I have realized well, after long experience:
Knowledge determines man's value,
Having wealth determines the knowledge!

It is very difficult to earn wealth through trade which is carried out in accordance to the rules of Islam. Generally very few people earn their wealth by following the rules of Islamic laws. Permissible wealth comes in drops. By contrast, forbidden wealth comes like a flash flood. It is a virtue to be generous in dispensing property, whereas squandering is a vice and a forbidden act. Generosity (sahawat) means to dispense in order to form the habit of generosity and to get rid of the habit of stinginess.

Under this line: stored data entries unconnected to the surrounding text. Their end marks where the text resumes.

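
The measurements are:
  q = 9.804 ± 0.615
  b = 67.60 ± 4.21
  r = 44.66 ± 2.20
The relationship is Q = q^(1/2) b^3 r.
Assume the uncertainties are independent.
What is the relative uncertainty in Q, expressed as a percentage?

19.6%

Products/powers → add relative errors in quadrature, weighted by exponent:
  (½·δq/q)² = (0.5×0.0627)² = 0.000984;  (3·δb/b)² = (3×0.0623)² = 0.0349;  (1·δr/r)² = (1×0.0493)² = 0.00243
δQ/Q = √(0.0383) = 0.196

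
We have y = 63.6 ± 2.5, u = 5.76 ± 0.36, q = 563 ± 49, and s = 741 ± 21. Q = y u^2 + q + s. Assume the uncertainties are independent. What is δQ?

282

Let p = y·u^2 = 2110. δp/p = √((1·δy/y)² + (2·δu/u)²) = √(0.00155 + 0.0156) = 0.131, so δp = 276.
Q = p + q + s: δQ = √(δp² + δq² + δs²) = √(76500 + 2400 + 441) = 282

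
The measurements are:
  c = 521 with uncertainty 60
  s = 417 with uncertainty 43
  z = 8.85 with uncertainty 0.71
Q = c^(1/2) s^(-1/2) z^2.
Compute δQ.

15.6

Products/powers → add relative errors in quadrature, weighted by exponent:
  (½·δc/c)² = (0.5×0.115)² = 0.00332;  (−½·δs/s)² = (-0.5×0.103)² = 0.00266;  (2·δz/z)² = (2×0.0802)² = 0.0257
δQ/Q = √(0.0317) = 0.178
Q = 87.5, so δQ = 0.178 × 87.5 = 15.6.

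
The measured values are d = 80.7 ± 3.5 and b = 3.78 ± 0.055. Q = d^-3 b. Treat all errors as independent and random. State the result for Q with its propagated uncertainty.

Since Q is a product/quotient, work with relative uncertainties:
  (-3·δd/d)² = (-3×0.0434)² = 0.0169;  (1·δb/b)² = (1×0.0146)² = 0.000212
δQ/Q = √(0.0171) = 0.131
Q = 7.19e-06, so δQ = 0.131 × 7.19e-06 = 9.42e-07.

(7.19 ± 0.942) × 10^-6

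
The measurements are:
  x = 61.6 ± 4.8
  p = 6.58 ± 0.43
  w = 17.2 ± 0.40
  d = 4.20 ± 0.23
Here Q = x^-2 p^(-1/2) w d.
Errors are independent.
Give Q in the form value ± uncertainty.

0.00742 ± 0.00126

For a monomial Q ∝ x^-2, p^(-1/2), w, d, fractional errors add in quadrature:
  (-2·δx/x)² = (-2×0.0779)² = 0.0243;  (−½·δp/p)² = (-0.5×0.0653)² = 0.00107;  (1·δw/w)² = (1×0.0233)² = 0.000541;  (1·δd/d)² = (1×0.0548)² = 0.00300
δQ/Q = √(0.0289) = 0.170
Q = 0.00742, so δQ = 0.170 × 0.00742 = 0.00126.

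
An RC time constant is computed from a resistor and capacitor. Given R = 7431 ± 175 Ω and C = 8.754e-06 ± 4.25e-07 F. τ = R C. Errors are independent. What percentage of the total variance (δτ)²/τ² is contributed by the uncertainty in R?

19.0%

(δτ/τ)² = (1·δR/R)² + (1·δC/C)²
  R term: (1×0.0235)² = 0.000555
  C term: (1×0.0485)² = 0.00236
Total = 0.00291. Share from R = 0.000555/0.00291 = 0.190.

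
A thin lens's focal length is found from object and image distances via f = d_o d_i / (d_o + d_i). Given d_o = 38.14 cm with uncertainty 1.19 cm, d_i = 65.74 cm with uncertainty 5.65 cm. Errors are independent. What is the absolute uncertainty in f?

∂f/∂d_o = (d_i/(d_o+d_i))² = 0.400;  ∂f/∂d_i = (d_o/(d_o+d_i))² = 0.135
δf = √((∂f/∂d_o · δd_o)² + (∂f/∂d_i · δd_i)²) = √(0.227 + 0.580) = 0.898 cm

0.898 cm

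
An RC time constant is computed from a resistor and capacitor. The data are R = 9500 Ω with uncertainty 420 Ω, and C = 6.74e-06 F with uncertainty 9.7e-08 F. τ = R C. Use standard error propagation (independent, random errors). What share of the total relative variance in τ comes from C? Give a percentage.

(δτ/τ)² = (1·δR/R)² + (1·δC/C)²
  R term: (1×0.0442)² = 0.00195
  C term: (1×0.0144)² = 0.000207
Total = 0.00216. Share from C = 0.000207/0.00216 = 0.0958.

9.58%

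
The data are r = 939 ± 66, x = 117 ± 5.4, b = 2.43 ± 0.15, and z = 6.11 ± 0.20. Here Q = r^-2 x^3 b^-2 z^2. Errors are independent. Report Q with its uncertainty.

Products/powers → add relative errors in quadrature, weighted by exponent:
  (-2·δr/r)² = (-2×0.0703)² = 0.0198;  (3·δx/x)² = (3×0.0462)² = 0.0192;  (-2·δb/b)² = (-2×0.0617)² = 0.0152;  (2·δz/z)² = (2×0.0327)² = 0.00429
δQ/Q = √(0.0585) = 0.242
Q = 11.5, so δQ = 0.242 × 11.5 = 2.78.

11.5 ± 2.78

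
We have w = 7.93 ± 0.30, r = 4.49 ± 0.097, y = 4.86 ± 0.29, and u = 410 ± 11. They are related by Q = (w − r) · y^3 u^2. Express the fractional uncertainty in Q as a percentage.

20.8%

Let h = w − r = 3.44. δh = √(δw² + δr²) = √(0.0900 + 0.00941) = 0.315, so δh/h = 0.0917.
Q is then a monomial in h, y, u:
δQ/Q = √((δh/h)² + (3·δy/y)² + (2·δu/u)²) = √(0.00840 + 0.0320 + 0.00288) = 0.208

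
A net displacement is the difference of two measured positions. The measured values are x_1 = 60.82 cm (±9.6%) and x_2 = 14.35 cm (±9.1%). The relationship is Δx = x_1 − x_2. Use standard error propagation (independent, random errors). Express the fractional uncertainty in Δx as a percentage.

Δx is a linear combination, so absolute uncertainties add in quadrature:
  (δx_1)² = 34.1;  (δx_2)² = 1.71
δΔx = √(35.8) = 5.98 cm
Δx = 46.47 cm, so δΔx/Δx = 5.98/46.47 = 0.129.

12.9%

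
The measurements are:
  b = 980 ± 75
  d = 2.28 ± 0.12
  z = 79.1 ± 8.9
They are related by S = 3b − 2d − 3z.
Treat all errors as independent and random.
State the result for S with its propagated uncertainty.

2700 ± 227

For a sum/difference, combine absolute errors in quadrature:
  (3·δb)² = 50600;  (2·δd)² = 0.0576;  (3·δz)² = 713
δS = √(51300) = 227
S = 2700.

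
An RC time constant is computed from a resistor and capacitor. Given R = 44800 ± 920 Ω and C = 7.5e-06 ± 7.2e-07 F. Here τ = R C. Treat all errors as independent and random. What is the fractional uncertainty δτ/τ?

Relative error in a monomial: (δτ/τ)² = Σ (nᵢ · δxᵢ/xᵢ)².
  (1·δR/R)² = (1×0.0205)² = 0.000422;  (1·δC/C)² = (1×0.0960)² = 0.00922
δτ/τ = √(0.00964) = 0.0982

0.0982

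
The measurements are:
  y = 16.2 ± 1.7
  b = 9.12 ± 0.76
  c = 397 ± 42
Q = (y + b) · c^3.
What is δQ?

5.16e+08

Let u = y + b = 25.3. δu = √(δy² + δb²) = √(2.89 + 0.578) = 1.86, so δu/u = 0.0735.
Q is then a monomial in u, c:
δQ/Q = √((δu/u)² + (3·δc/c)²) = √(0.00541 + 0.101) = 0.326
Q = 1.58e+09, so δQ = 0.326 × 1.58e+09 = 5.16e+08.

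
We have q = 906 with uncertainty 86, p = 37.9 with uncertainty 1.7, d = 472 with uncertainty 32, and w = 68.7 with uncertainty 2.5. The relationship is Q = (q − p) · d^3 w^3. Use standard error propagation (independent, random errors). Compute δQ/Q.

0.251

Let u = q − p = 868. δu = √(δq² + δp²) = √(7400 + 2.89) = 86.0, so δu/u = 0.0991.
Q is then a monomial in u, d, w:
δQ/Q = √((δu/u)² + (3·δd/d)² + (3·δw/w)²) = √(0.00982 + 0.0414 + 0.0119) = 0.251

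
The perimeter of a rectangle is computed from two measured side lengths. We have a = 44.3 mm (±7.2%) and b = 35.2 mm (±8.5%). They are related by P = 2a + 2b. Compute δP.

For a sum/difference, combine absolute errors in quadrature:
  (2·δa)² = 40.7;  (2·δb)² = 35.8
δP = √(76.5) = 8.75 mm

8.75 mm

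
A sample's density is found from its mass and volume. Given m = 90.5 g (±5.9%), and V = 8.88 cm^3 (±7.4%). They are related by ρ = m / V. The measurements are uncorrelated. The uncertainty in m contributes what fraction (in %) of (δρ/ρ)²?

(δρ/ρ)² = (1·δm/m)² + (-1·δV/V)²
  m term: (1×0.0590)² = 0.00348
  V term: (-1×0.0740)² = 0.00548
Total = 0.00896. Share from m = 0.00348/0.00896 = 0.389.

38.9%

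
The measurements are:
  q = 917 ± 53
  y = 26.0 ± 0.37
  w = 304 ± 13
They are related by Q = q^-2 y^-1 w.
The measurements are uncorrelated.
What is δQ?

1.73e-06

Products/powers → add relative errors in quadrature, weighted by exponent:
  (-2·δq/q)² = (-2×0.0578)² = 0.0134;  (-1·δy/y)² = (-1×0.0142)² = 0.000203;  (1·δw/w)² = (1×0.0428)² = 0.00183
δQ/Q = √(0.0154) = 0.124
Q = 1.39e-05, so δQ = 0.124 × 1.39e-05 = 1.73e-06.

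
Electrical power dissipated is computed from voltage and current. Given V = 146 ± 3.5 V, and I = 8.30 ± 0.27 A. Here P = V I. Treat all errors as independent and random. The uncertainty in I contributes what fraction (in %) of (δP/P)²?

64.8%

(δP/P)² = (1·δV/V)² + (1·δI/I)²
  V term: (1×0.0240)² = 0.000575
  I term: (1×0.0325)² = 0.00106
Total = 0.00163. Share from I = 0.00106/0.00163 = 0.648.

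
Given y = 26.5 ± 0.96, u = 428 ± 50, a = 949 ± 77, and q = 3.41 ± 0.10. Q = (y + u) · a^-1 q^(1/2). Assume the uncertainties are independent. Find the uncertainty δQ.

Let w = y + u = 454. δw = √(δy² + δu²) = √(0.922 + 2500) = 50.0, so δw/w = 0.110.
Q is then a monomial in w, a, q:
δQ/Q = √((δw/w)² + (-1·δa/a)² + (½·δq/q)²) = √(0.0121 + 0.00658 + 0.000215) = 0.137
Q = 0.884, so δQ = 0.137 × 0.884 = 0.122.

0.122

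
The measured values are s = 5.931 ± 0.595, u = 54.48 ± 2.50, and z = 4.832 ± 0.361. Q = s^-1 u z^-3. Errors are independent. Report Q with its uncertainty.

Since Q is a product/quotient, work with relative uncertainties:
  (-1·δs/s)² = (-1×0.100)² = 0.0101;  (1·δu/u)² = (1×0.0459)² = 0.00211;  (-3·δz/z)² = (-3×0.0747)² = 0.0502
δQ/Q = √(0.0624) = 0.250
Q = 0.08142, so δQ = 0.250 × 0.08142 = 0.0203.

0.08142 ± 0.0203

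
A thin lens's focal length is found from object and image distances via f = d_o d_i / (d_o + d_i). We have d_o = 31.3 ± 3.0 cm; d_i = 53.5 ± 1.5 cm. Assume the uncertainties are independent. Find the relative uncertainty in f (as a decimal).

∂f/∂d_o = (d_i/(d_o+d_i))² = 0.398;  ∂f/∂d_i = (d_o/(d_o+d_i))² = 0.136
δf = √((∂f/∂d_o · δd_o)² + (∂f/∂d_i · δd_i)²) = √(1.43 + 0.0418) = 1.21 cm
f = 19.7 cm, so δf/f = 1.21/19.7 = 0.0613.

0.0613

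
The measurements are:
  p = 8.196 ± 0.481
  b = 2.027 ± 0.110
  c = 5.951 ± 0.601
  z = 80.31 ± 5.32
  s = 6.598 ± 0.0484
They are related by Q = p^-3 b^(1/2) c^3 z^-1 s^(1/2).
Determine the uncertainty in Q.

0.00623

For a monomial Q ∝ p^-3, b^(1/2), c^3, z^-1, s^(1/2), fractional errors add in quadrature:
  (-3·δp/p)² = (-3×0.0587)² = 0.0310;  (½·δb/b)² = (0.5×0.0543)² = 0.000736;  (3·δc/c)² = (3×0.101)² = 0.0918;  (-1·δz/z)² = (-1×0.0662)² = 0.00439;  (½·δs/s)² = (0.5×0.00734)² = 1.35e-05
δQ/Q = √(0.128) = 0.358
Q = 0.01743, so δQ = 0.358 × 0.01743 = 0.00623.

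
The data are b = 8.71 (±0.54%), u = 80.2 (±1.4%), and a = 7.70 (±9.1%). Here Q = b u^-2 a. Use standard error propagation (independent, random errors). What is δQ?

0.000994

Each factor contributes (exponent × relative error)² to (δQ/Q)²:
  (1·δb/b)² = (1×0.00540)² = 2.92e-05;  (-2·δu/u)² = (-2×0.0140)² = 0.000784;  (1·δa/a)² = (1×0.0910)² = 0.00828
δQ/Q = √(0.00909) = 0.0954
Q = 0.0104, so δQ = 0.0954 × 0.0104 = 0.000994.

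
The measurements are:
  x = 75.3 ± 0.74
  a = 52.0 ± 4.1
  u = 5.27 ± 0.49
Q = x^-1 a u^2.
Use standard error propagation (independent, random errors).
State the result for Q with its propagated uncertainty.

Q is a product of powers, so relative uncertainties combine in quadrature:
  (-1·δx/x)² = (-1×0.00983)² = 9.66e-05;  (1·δa/a)² = (1×0.0788)² = 0.00622;  (2·δu/u)² = (2×0.0930)² = 0.0346
δQ/Q = √(0.0409) = 0.202
Q = 19.2, so δQ = 0.202 × 19.2 = 3.88.

19.2 ± 3.88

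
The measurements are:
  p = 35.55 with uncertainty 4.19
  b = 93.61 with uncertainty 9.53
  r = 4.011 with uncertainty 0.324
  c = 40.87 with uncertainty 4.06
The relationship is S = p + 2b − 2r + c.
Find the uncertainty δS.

S is a linear combination, so absolute uncertainties add in quadrature:
  (δp)² = 17.6;  (2·δb)² = 363;  (2·δr)² = 0.420;  (δc)² = 16.5
δS = √(398) = 19.9

19.9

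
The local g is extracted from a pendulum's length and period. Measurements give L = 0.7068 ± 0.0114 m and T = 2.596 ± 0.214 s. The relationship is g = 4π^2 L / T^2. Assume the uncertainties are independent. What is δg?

0.686 m/s^2

Since g is a product/quotient, work with relative uncertainties:
  (1·δL/L)² = (1×0.0161)² = 0.000260;  (-2·δT/T)² = (-2×0.0824)² = 0.0272
δg/g = √(0.0274) = 0.166
g = 4.140 m/s^2, so δg = 0.166 × 4.140 = 0.686 m/s^2.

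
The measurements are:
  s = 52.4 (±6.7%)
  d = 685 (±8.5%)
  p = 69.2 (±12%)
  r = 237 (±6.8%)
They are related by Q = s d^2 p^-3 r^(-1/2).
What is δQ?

1.95

Q is a product of powers, so relative uncertainties combine in quadrature:
  (1·δs/s)² = (1×0.0670)² = 0.00449;  (2·δd/d)² = (2×0.0850)² = 0.0289;  (-3·δp/p)² = (-3×0.120)² = 0.130;  (−½·δr/r)² = (-0.5×0.0680)² = 0.00116
δQ/Q = √(0.164) = 0.405
Q = 4.82, so δQ = 0.405 × 4.82 = 1.95.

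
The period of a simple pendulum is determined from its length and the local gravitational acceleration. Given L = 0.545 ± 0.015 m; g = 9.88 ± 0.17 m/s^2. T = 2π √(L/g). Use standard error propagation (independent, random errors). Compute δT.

T is a product of powers, so relative uncertainties combine in quadrature:
  (½·δL/L)² = (0.5×0.0275)² = 0.000189;  (−½·δg/g)² = (-0.5×0.0172)² = 7.4e-05
δT/T = √(0.000263) = 0.0162
T = 1.48 s, so δT = 0.0162 × 1.48 = 0.0239 s.

0.0239 s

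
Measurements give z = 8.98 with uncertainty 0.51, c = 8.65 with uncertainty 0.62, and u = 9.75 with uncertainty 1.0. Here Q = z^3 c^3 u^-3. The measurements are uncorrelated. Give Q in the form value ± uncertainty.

For a monomial Q ∝ z^3, c^3, u^-3, fractional errors add in quadrature:
  (3·δz/z)² = (3×0.0568)² = 0.0290;  (3·δc/c)² = (3×0.0717)² = 0.0462;  (-3·δu/u)² = (-3×0.103)² = 0.0947
δQ/Q = √(0.170) = 0.412
Q = 506, so δQ = 0.412 × 506 = 208.

506 ± 208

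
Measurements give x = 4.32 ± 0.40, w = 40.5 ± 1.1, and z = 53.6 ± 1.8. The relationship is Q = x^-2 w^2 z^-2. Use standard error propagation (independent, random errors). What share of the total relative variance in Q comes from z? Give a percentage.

(δQ/Q)² = (-2·δx/x)² + (2·δw/w)² + (-2·δz/z)²
  x term: (-2×0.0926)² = 0.0343
  w term: (2×0.0272)² = 0.00295
  z term: (-2×0.0336)² = 0.00451
Total = 0.0418. Share from z = 0.00451/0.0418 = 0.108.

10.8%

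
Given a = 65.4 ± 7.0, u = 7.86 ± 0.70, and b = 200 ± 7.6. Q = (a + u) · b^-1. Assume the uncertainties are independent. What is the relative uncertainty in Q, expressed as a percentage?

10.3%

Let w = a + u = 73.3. δw = √(δa² + δu²) = √(49.0 + 0.490) = 7.03, so δw/w = 0.0960.
Q is then a monomial in w, b:
δQ/Q = √((δw/w)² + (-1·δb/b)²) = √(0.00922 + 0.00144) = 0.103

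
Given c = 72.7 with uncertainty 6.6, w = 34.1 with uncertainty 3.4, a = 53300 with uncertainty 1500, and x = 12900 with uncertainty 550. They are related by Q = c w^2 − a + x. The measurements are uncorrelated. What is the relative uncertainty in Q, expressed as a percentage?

42.1%

Let p = c·w^2 = 84500. δp/p = √((1·δc/c)² + (2·δw/w)²) = √(0.00824 + 0.0398) = 0.219, so δp = 18500.
Q = p − a + x: δQ = √(δp² + δa² + δx²) = √(3.43e+08 + 2.25e+06 + 3.02e+05) = 18600
Q = 44100, so δQ/Q = 18600/44100 = 0.421.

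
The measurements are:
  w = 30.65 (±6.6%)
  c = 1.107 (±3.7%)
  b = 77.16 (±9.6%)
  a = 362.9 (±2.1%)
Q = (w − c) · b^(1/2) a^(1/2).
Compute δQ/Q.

0.0843

Let u = w − c = 29.54. δu = √(δw² + δc²) = √(4.09 + 0.00168) = 2.02, so δu/u = 0.0685.
Q is then a monomial in u, b, a:
δQ/Q = √((δu/u)² + (½·δb/b)² + (½·δa/a)²) = √(0.00469 + 0.00230 + 0.000110) = 0.0843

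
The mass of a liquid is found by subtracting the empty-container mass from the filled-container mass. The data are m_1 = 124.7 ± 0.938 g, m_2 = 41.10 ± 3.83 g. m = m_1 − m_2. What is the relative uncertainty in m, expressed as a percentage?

4.72%

Sums and differences: (δm)² = Σ (cᵢ δxᵢ)².
  (δm_1)² = 0.880;  (δm_2)² = 14.7
δm = √(15.5) = 3.94 g
m = 83.60 g, so δm/m = 3.94/83.60 = 0.0472.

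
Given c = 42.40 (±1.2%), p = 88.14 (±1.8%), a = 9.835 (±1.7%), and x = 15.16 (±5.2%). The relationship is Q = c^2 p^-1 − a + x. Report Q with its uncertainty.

Let w = c^2·p^-1 = 20.40. δw/w = √((2·δc/c)² + (-1·δp/p)²) = √(0.000576 + 0.000324) = 0.0300, so δw = 0.612.
Q = w − a + x: δQ = √(δw² + δa² + δx²) = √(0.374 + 0.0280 + 0.621) = 1.01
Q = 25.72.

25.72 ± 1.01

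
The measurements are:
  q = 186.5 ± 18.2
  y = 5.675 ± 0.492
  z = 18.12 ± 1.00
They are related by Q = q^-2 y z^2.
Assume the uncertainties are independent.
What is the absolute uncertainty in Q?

0.0129

Q is a product of powers, so relative uncertainties combine in quadrature:
  (-2·δq/q)² = (-2×0.0976)² = 0.0381;  (1·δy/y)² = (1×0.0867)² = 0.00752;  (2·δz/z)² = (2×0.0552)² = 0.0122
δQ/Q = √(0.0578) = 0.240
Q = 0.05357, so δQ = 0.240 × 0.05357 = 0.0129.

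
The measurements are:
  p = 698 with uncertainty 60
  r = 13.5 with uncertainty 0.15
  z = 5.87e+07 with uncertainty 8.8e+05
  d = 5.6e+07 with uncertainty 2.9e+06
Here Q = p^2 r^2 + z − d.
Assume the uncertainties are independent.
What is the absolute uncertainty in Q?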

It is not generosity to give for the purpose of obtaining something worldly or satisfying a certain desire of the nafs [3].

GLOSSARY
[1] murtad: apostate.
[2] Sahaba: if a Muslim has seen the Prophet, or talked to him, at least once when the Prophet was alive, he is called Sahabi. Plural form of Sahabi is Sahaba or As'hab. The word Sahaba-i kiram includes all those great people each of whom has seen the Prophet at least once. The lowest of the Sahaba is much higher than the highest of other Muslims. If a person has not seen the Prophet but has seen or talked to one of the Sahaba at least once, he is called Tabi'. Its plural form is Tabi'in. In other words, the Tabi'in are the successors of the Sahaba. If a person has not seen any of the Sahaba but has seen at least one of the Tabi'in, he is called Taba'i Tabi'in. The Sahaba, the Tabi'in and the Taba'i tabi'in altogether are called the Salaf-i salihin (the early savants).
[3] nafs: a force in man which wants him to harm himself religiously; an-nafs al-ammara. A negative force within man prompting him to do evil. (Nafs-i ammara). Nafs is ammara by creation, that is, it always wishes evil and harmful deeds to be done. It is reluctant to obey the Shari'at. The nafs of a man who obeys the Shari'at and makes progress in the way of tasawwuf becomes mutmainna. It wishes to obey the Shari'at.